I’m harking back to Egypt in 2002, in retrospect, one of the best trips in my life so far. That was my first time to go to an Arab country, to Africa (granted it’s Northern Africa but still), and the first time to be in one of the cradles of civilization. Tough act to follow certainly, but they’re sure to be cut from the same cloth, I thought. Arab culture is thousands of years old so there should be an antiquity museum to discover in Dubai. At the very least there’d be scenes of bearded men in long, white robes, desert landscapes, shishas and camels everywhere. I was absolutely right – to a point.
It was like a reunion for all four of us. We had gone to Greece in 2003, did Mykonos, Santorini (I did, they didn’t), and Athens. Four Pinoys, four gay men. Partners not included. It was fun, fun, fun with only the littlest drama; we are gay after all. After that memorable trip, it was always a consideration to do another one when the right circumstances came, and here it was. Nick was in the Middle East for work and was willing to host. I brought up the idea with Jhoel and Chris and luckily they jumped on it quite readily.
I now find myself a little harder to get along with compared to 6 years ago. I’ve grown just a little more jaded, harsher with life, less forgiving with people. I’ve yet to reach miser proportions but it seems to be graduating inevitably, tempered only by relative perception shifts. It’s been 7 years now since I was diagnosed with tic doloreaux, something I’m still working to accept and struggle to put at the back of my mind, but one that somehow juts to the forefront of all that is significant in my life right now. How I wish it would all just end.
Dubai as it turns out lives up to its name. The main activity that drives this part of the planet is economic. There is very little in terms of history, and culture is minimal owing to the fact 90 percent of the population are immigrants. And the thousands of years of Arab history don’t apply here – there was no antiquities museum. It was immediately apparent that it is the Philippines transported to the Mideast as every nook and cranny of the country has a Pinoy in one form or another, be it a salesperson, a contract worker, and even the occasional tourist. It’s the Philippines but one that works, is clean, very modern, and full of malls. Hence the title of this blog.
For the first few days I was disappointed, and it showed.
I wasn’t rude or short to people, but I wasn’t in any mood to meet them either, to be happy at the prospect of a new day in a new place. There was no anticipation.
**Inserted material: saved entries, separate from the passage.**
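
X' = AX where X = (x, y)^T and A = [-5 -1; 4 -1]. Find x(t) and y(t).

x(t) = K_1e^(-3t) + K_2te^(-3t) + K_2e^(-3t), y(t) = -2K_1e^(-3t) - 2K_2te^(-3t) - 3K_2e^(-3t)

Coefficient matrix A = [[-5, -1], [4, -1]].
Characteristic polynomial det(A - λI) = λ^2 + 6λ + 9 = 0.
Single eigenvalue λ = -3 with algebraic multiplicity 2.
Eigenvector v = (1,-2); generalized eigenvector w with (A-λI)w=v is (1,-3).
General solution: e^(-3t)[K_1·v + K_2·(t·v + w)].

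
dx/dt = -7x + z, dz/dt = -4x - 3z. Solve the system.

x(t) = -c_1e^(-5t) - c_2te^(-5t) + c_2e^(-5t), z(t) = -2c_1e^(-5t) - 2c_2te^(-5t) + c_2e^(-5t)

Coefficient matrix A = [[-7, 1], [-4, -3]].
Characteristic polynomial det(A - λI) = λ^2 + 10λ + 25 = 0.
Single eigenvalue λ = -5 with algebraic multiplicity 2.
Eigenvector v = (-1,-2); generalized eigenvector w with (A-λI)w=v is (1,1).
General solution: e^(-5t)[c_1·v + c_2·(t·v + w)].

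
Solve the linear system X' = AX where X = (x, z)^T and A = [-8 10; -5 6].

x(t) = -K_1e^(-t)sin(t) + 3K_1e^(-t)cos(t) + 3K_2e^(-t)sin(t) + K_2e^(-t)cos(t), z(t) = -K_1e^(-t)sin(t) + 2K_1e^(-t)cos(t) + 2K_2e^(-t)sin(t) + K_2e^(-t)cos(t)

Coefficient matrix A = [[-8, 10], [-5, 6]].
Characteristic polynomial det(A - λI) = λ^2 + 2λ + 2 = 0.
Eigenvalues λ = -1 ± i (complex conjugate pair).
For λ=-1+i: an eigenvector is (3,2) - i(-1,-1) = (3 + i, 2 + i).
A real fundamental pair from Re and Im of e^((-1+i)t)v: X_1 = e^(-t)(cos(t)·(3,2) + sin(t)·(-1,-1)), X_2 = e^(-t)(sin(t)·(3,2) - cos(t)·(-1,-1)).
General solution: K_1X_1 + K_2X_2.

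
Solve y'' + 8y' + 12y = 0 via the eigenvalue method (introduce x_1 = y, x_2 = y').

y(t) = C_1e^(-2t) + C_2e^(-6t)

Let x_1 = y, x_2 = y'. Then x_1' = x_2 and x_2' = -12x_1 - 8x_2.
A = [[0,1],[-12,-8]]; det(A-λI) = λ^2 + 8λ + 12.
Eigenvalues λ = -2, -6 with eigenvectors (1,-2), (1,-6).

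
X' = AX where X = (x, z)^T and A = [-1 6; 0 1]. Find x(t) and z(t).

x(t) = -C_1e^(-t) + 3C_2e^(t), z(t) = C_2e^(t)

Coefficient matrix A = [[-1, 6], [0, 1]].
Characteristic polynomial det(A - λI) = λ^2 - 1 = 0.
Eigenvalues λ = -1, 1.
For λ=-1: (A-λI) row 1 is [0, 6], so an eigenvector is (-1, 0).
For λ=1: (A-λI) row 1 is [-2, 6], so an eigenvector is (3, 1).
General solution: C_1e^(-t)(-1,0) + C_2e^(t)(3,1).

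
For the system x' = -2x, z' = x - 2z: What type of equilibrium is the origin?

stable improper node

A = [[-2,0],[1,-2]]; det(A-λI) = λ^2 + 4λ + 4.
repeated λ = -2 with a single eigenvector.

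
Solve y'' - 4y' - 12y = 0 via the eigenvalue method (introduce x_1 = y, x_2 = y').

Let x_1 = y, x_2 = y'. Then x_1' = x_2 and x_2' = 12x_1 + 4x_2.
A = [[0,1],[12,4]]; det(A-λI) = λ^2 - 4λ - 12.
Eigenvalues λ = 6, -2 with eigenvectors (1,6), (1,-2).

y(t) = K_1e^(6t) + K_2e^(-2t)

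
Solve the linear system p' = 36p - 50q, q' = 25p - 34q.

Coefficient matrix A = [[36, -50], [25, -34]].
Characteristic polynomial det(A - λI) = λ^2 - 2λ + 26 = 0.
Eigenvalues λ = 1 ± 5i (complex conjugate pair).
For λ=1+5i: an eigenvector is (-3,-2) - i(-1,-1) = (-3 + i, -2 + i).
A real fundamental pair from Re and Im of e^((1+5i)t)v: X_1 = e^(t)(cos(5t)·(-3,-2) + sin(5t)·(-1,-1)), X_2 = e^(t)(sin(5t)·(-3,-2) - cos(5t)·(-1,-1)).
General solution: C_1X_1 + C_2X_2.

p(t) = -C_1e^(t)sin(5t) - 3C_1e^(t)cos(5t) - 3C_2e^(t)sin(5t) + C_2e^(t)cos(5t), q(t) = -C_1e^(t)sin(5t) - 2C_1e^(t)cos(5t) - 2C_2e^(t)sin(5t) + C_2e^(t)cos(5t)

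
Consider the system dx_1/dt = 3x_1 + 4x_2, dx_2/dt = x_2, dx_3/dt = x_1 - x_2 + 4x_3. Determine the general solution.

x_1(t) = C_1e^(3t) - 2C_2e^(t), x_2(t) = C_2e^(t), x_3(t) = -C_1e^(3t) + C_2e^(t) + C_3e^(4t)

Coefficient matrix A = [[3, 4, 0], [0, 1, 0], [1, -1, 4]].
det(A - λI) = 0 gives eigenvalues λ = 3, 1, 4.
For λ=3: eigenvector (1,0,-1).
For λ=1: eigenvector (-2,1,1).
For λ=4: eigenvector (0,0,1).
General solution: C_1e^(3t)(1,0,-1) + C_2e^(t)(-2,1,1) + C_3e^(4t)(0,0,1).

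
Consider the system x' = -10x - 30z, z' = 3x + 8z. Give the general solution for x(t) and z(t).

Coefficient matrix A = [[-10, -30], [3, 8]].
Characteristic polynomial det(A - λI) = λ^2 + 2λ + 10 = 0.
Eigenvalues λ = -1 ± 3i (complex conjugate pair).
For λ=-1+3i: an eigenvector is (3,-1) - i(1,0) = (3 - i, -1).
A real fundamental pair from Re and Im of e^((-1+3i)t)v: X_1 = e^(-t)(cos(3t)·(3,-1) + sin(3t)·(1,0)), X_2 = e^(-t)(sin(3t)·(3,-1) - cos(3t)·(1,0)).
General solution: C_1X_1 + C_2X_2.

x(t) = C_1e^(-t)sin(3t) + 3C_1e^(-t)cos(3t) + 3C_2e^(-t)sin(3t) - C_2e^(-t)cos(3t), z(t) = -C_1e^(-t)cos(3t) - C_2e^(-t)sin(3t)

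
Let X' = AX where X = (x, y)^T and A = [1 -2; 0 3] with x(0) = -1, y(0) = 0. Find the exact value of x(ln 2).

-2

A = [[1,-2],[0,3]]; eigenvalues λ = 1, 3.
Eigenvectors: (-1,0) for λ=1, (-1,1) for λ=3.
From the initial condition, c_1 = 1, c_2 = 0.
x(ln 2) = (1)(2^1)(-1) + (0)(2^3)(-1) = -2.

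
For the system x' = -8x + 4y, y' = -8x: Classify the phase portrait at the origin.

stable spiral

A = [[-8,4],[-8,0]]; det(A-λI) = λ^2 + 8λ + 32.
λ = -4 ± 4i: negative real part.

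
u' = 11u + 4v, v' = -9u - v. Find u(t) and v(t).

u(t) = -2c_1e^(5t) - 2c_2te^(5t) - c_2e^(5t), v(t) = 3c_1e^(5t) + 3c_2te^(5t) + c_2e^(5t)

Coefficient matrix A = [[11, 4], [-9, -1]].
Characteristic polynomial det(A - λI) = λ^2 - 10λ + 25 = 0.
Single eigenvalue λ = 5 with algebraic multiplicity 2.
Eigenvector v = (-2,3); generalized eigenvector w with (A-λI)w=v is (-1,1).
General solution: e^(5t)[c_1·v + c_2·(t·v + w)].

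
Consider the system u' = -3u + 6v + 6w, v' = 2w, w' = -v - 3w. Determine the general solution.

u(t) = c_1e^(-3t) + 3c_3e^(-t), v(t) = c_2e^(-2t) + 2c_3e^(-t), w(t) = -c_2e^(-2t) - c_3e^(-t)

Coefficient matrix A = [[-3, 6, 6], [0, 0, 2], [0, -1, -3]].
det(A - λI) = 0 gives eigenvalues λ = -3, -2, -1.
For λ=-3: eigenvector (1,0,0).
For λ=-2: eigenvector (0,1,-1).
For λ=-1: eigenvector (3,2,-1).
General solution: c_1e^(-3t)(1,0,0) + c_2e^(-2t)(0,1,-1) + c_3e^(-t)(3,2,-1).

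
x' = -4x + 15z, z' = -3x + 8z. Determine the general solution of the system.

x(t) = c_1e^(2t)sin(3t) + 2c_1e^(2t)cos(3t) + 2c_2e^(2t)sin(3t) - c_2e^(2t)cos(3t), z(t) = c_1e^(2t)cos(3t) + c_2e^(2t)sin(3t)

Coefficient matrix A = [[-4, 15], [-3, 8]].
Characteristic polynomial det(A - λI) = λ^2 - 4λ + 13 = 0.
Eigenvalues λ = 2 ± 3i (complex conjugate pair).
For λ=2+3i: an eigenvector is (2,1) - i(1,0) = (2 - i, 1).
A real fundamental pair from Re and Im of e^((2+3i)t)v: X_1 = e^(2t)(cos(3t)·(2,1) + sin(3t)·(1,0)), X_2 = e^(2t)(sin(3t)·(2,1) - cos(3t)·(1,0)).
General solution: c_1X_1 + c_2X_2.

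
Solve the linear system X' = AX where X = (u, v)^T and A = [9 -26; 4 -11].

Coefficient matrix A = [[9, -26], [4, -11]].
Characteristic polynomial det(A - λI) = λ^2 + 2λ + 5 = 0.
Eigenvalues λ = -1 ± 2i (complex conjugate pair).
For λ=-1+2i: an eigenvector is (-2,-1) - i(3,1) = (-2 - 3i, -1 - i).
A real fundamental pair from Re and Im of e^((-1+2i)t)v: X_1 = e^(-t)(cos(2t)·(-2,-1) + sin(2t)·(3,1)), X_2 = e^(-t)(sin(2t)·(-2,-1) - cos(2t)·(3,1)).
General solution: K_1X_1 + K_2X_2.

u(t) = 3K_1e^(-t)sin(2t) - 2K_1e^(-t)cos(2t) - 2K_2e^(-t)sin(2t) - 3K_2e^(-t)cos(2t), v(t) = K_1e^(-t)sin(2t) - K_1e^(-t)cos(2t) - K_2e^(-t)sin(2t) - K_2e^(-t)cos(2t)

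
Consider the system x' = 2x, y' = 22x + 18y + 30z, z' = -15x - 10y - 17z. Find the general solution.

x(t) = c_1e^(2t), y(t) = 8c_1e^(2t) - 3c_2e^(-2t) - 2c_3e^(3t), z(t) = -5c_1e^(2t) + 2c_2e^(-2t) + c_3e^(3t)

Coefficient matrix A = [[2, 0, 0], [22, 18, 30], [-15, -10, -17]].
det(A - λI) = 0 gives eigenvalues λ = 2, -2, 3.
For λ=2: eigenvector (1,8,-5).
For λ=-2: eigenvector (0,-3,2).
For λ=3: eigenvector (0,-2,1).
General solution: c_1e^(2t)(1,8,-5) + c_2e^(-2t)(0,-3,2) + c_3e^(3t)(0,-2,1).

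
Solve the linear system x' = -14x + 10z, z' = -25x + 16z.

Coefficient matrix A = [[-14, 10], [-25, 16]].
Characteristic polynomial det(A - λI) = λ^2 - 2λ + 26 = 0.
Eigenvalues λ = 1 ± 5i (complex conjugate pair).
For λ=1+5i: an eigenvector is (-1,-1) - i(1,2) = (-1 - i, -1 - 2i).
A real fundamental pair from Re and Im of e^((1+5i)t)v: X_1 = e^(t)(cos(5t)·(-1,-1) + sin(5t)·(1,2)), X_2 = e^(t)(sin(5t)·(-1,-1) - cos(5t)·(1,2)).
General solution: c_1X_1 + c_2X_2.

x(t) = c_1e^(t)sin(5t) - c_1e^(t)cos(5t) - c_2e^(t)sin(5t) - c_2e^(t)cos(5t), z(t) = 2c_1e^(t)sin(5t) - c_1e^(t)cos(5t) - c_2e^(t)sin(5t) - 2c_2e^(t)cos(5t)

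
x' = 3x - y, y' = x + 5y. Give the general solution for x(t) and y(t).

Coefficient matrix A = [[3, -1], [1, 5]].
Characteristic polynomial det(A - λI) = λ^2 - 8λ + 16 = 0.
Single eigenvalue λ = 4 with algebraic multiplicity 2.
Eigenvector v = (-1,1); generalized eigenvector w with (A-λI)w=v is (0,1).
General solution: e^(4t)[c_1·v + c_2·(t·v + w)].

x(t) = -c_1e^(4t) - c_2te^(4t), y(t) = c_1e^(4t) + c_2te^(4t) + c_2e^(4t)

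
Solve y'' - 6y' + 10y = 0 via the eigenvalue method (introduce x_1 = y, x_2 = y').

y(t) = K_1e^(3t)cos(t) + K_2e^(3t)sin(t)

Let x_1 = y, x_2 = y'. Then x_1' = x_2 and x_2' = -10x_1 + 6x_2.
A = [[0,1],[-10,6]]; det(A-λI) = λ^2 - 6λ + 10.
Eigenvalues λ = 3 ± i.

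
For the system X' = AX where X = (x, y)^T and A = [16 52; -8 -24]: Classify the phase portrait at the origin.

stable spiral

A = [[16,52],[-8,-24]]; det(A-λI) = λ^2 + 8λ + 32.
λ = -4 ± 4i: negative real part.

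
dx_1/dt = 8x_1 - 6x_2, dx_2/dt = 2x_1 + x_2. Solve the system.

x_1(t) = 3K_1e^(4t) - 2K_2e^(5t), x_2(t) = 2K_1e^(4t) - K_2e^(5t)

Coefficient matrix A = [[8, -6], [2, 1]].
Characteristic polynomial det(A - λI) = λ^2 - 9λ + 20 = 0.
Eigenvalues λ = 4, 5.
For λ=4: (A-λI) row 1 is [4, -6], so an eigenvector is (3, 2).
For λ=5: (A-λI) row 1 is [3, -6], so an eigenvector is (-2, -1).
General solution: K_1e^(4t)(3,2) + K_2e^(5t)(-2,-1).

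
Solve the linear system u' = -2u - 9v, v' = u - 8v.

u(t) = 3K_1e^(-5t) + 3K_2te^(-5t) - 2K_2e^(-5t), v(t) = K_1e^(-5t) + K_2te^(-5t) - K_2e^(-5t)

Coefficient matrix A = [[-2, -9], [1, -8]].
Characteristic polynomial det(A - λI) = λ^2 + 10λ + 25 = 0.
Single eigenvalue λ = -5 with algebraic multiplicity 2.
Eigenvector v = (3,1); generalized eigenvector w with (A-λI)w=v is (-2,-1).
General solution: e^(-5t)[K_1·v + K_2·(t·v + w)].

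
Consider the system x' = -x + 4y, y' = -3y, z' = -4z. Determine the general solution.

x(t) = -2c_2e^(-3t) + c_3e^(-t), y(t) = c_2e^(-3t), z(t) = c_1e^(-4t)

Coefficient matrix A = [[-1, 4, 0], [0, -3, 0], [0, 0, -4]].
det(A - λI) = 0 gives eigenvalues λ = -4, -3, -1.
For λ=-4: eigenvector (0,0,1).
For λ=-3: eigenvector (-2,1,0).
For λ=-1: eigenvector (1,0,0).
General solution: c_1e^(-4t)(0,0,1) + c_2e^(-3t)(-2,1,0) + c_3e^(-t)(1,0,0).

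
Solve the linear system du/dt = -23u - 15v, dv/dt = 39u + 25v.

u(t) = K_1e^(t)sin(3t) - 2K_1e^(t)cos(3t) - 2K_2e^(t)sin(3t) - K_2e^(t)cos(3t), v(t) = -2K_1e^(t)sin(3t) + 3K_1e^(t)cos(3t) + 3K_2e^(t)sin(3t) + 2K_2e^(t)cos(3t)

Coefficient matrix A = [[-23, -15], [39, 25]].
Characteristic polynomial det(A - λI) = λ^2 - 2λ + 10 = 0.
Eigenvalues λ = 1 ± 3i (complex conjugate pair).
For λ=1+3i: an eigenvector is (-2,3) - i(1,-2) = (-2 - i, 3 + 2i).
A real fundamental pair from Re and Im of e^((1+3i)t)v: X_1 = e^(t)(cos(3t)·(-2,3) + sin(3t)·(1,-2)), X_2 = e^(t)(sin(3t)·(-2,3) - cos(3t)·(1,-2)).
General solution: K_1X_1 + K_2X_2.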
Even though I knew I had a new job to come back to, at the back of my mind I was thinking of the money I didn’t have that I was spending in a place that I didn’t feel like I wanted to be in much longer than I wanted to. Money, especially lack of it, is always an issue. Should I cut my trip short? Of course not! This was a one of those trips of a lifetime, it was a trip about friendship. It was something bigger than I am.
As human nature would dictate, I became okay with the situation after a couple more days and began to see the silver lining, one of those perception shifts. I saw Dubai as a way to reacquaint myself with the Philippines. I ate at Chowking and Jollibee. I chatted with the salesladies and asked them about their lives there. Sad to say, most of them said they’re unhappy, and using Dubai as a jump-off point to bigger things. I thought about that and liked it in a way. There is still ambition, and that can be the biggest motivator of all. I had that once.
There was more drama this time compared to Greece, and it all came from me. An outing with a Pakistani driver to go dune-bashing left a bad taste in the mouth, and it wasn’t from the desert sand. I thought the driver was relaying some condescension onto our group and I was being negative throughout the trip. My fellow travelers didn’t sense any. Perhaps I was over-analyzing. I was also being difficult during one of our dinners when I insisted we dine indoors as the outdoor heaters were not up to par. I also wanted something authentically Emirati but we settled for Thai (aaargh) as apparently there is no such thing as authentically Dubai cuisine. It didn’t help that my tic was acting up all night. I couldn’t face anyone at all that night – literally.
Nick was the absolute host for the 8 days we stayed; ever reliable, even-keeled Nick. He highlighted our trip by renting a yacht to take a group of us around the Persian Gulf at sunset. Unbelievable that he did that. His partner, Mikko, couldn’t be nicer, and was a great counterbalance to Nick. We were guided around the city in large part by a friend of Nick’s, a Flip who’s been there for years. I didn’t think much of him at the onset but he grew on me as the days went by. A friendship bordering on idolatry grew between him and Jhoel, something that left me somewhat uncomfortable but which Jhoel for some reason fostered. No harm in it, he says. Chris was being his bourgeois self and I love Chris for that, though this trip tested my patience sometimes. If I hear a British inflection again from a Flip immigrant-American who’s never lived in the UK, it would be too soon.
Pessimism permitting, it would be a while, or almost never, before our next group trip. It took almost 6 years for this trip to happen but who knows. What did I buy in Dubai? Time, I suppose.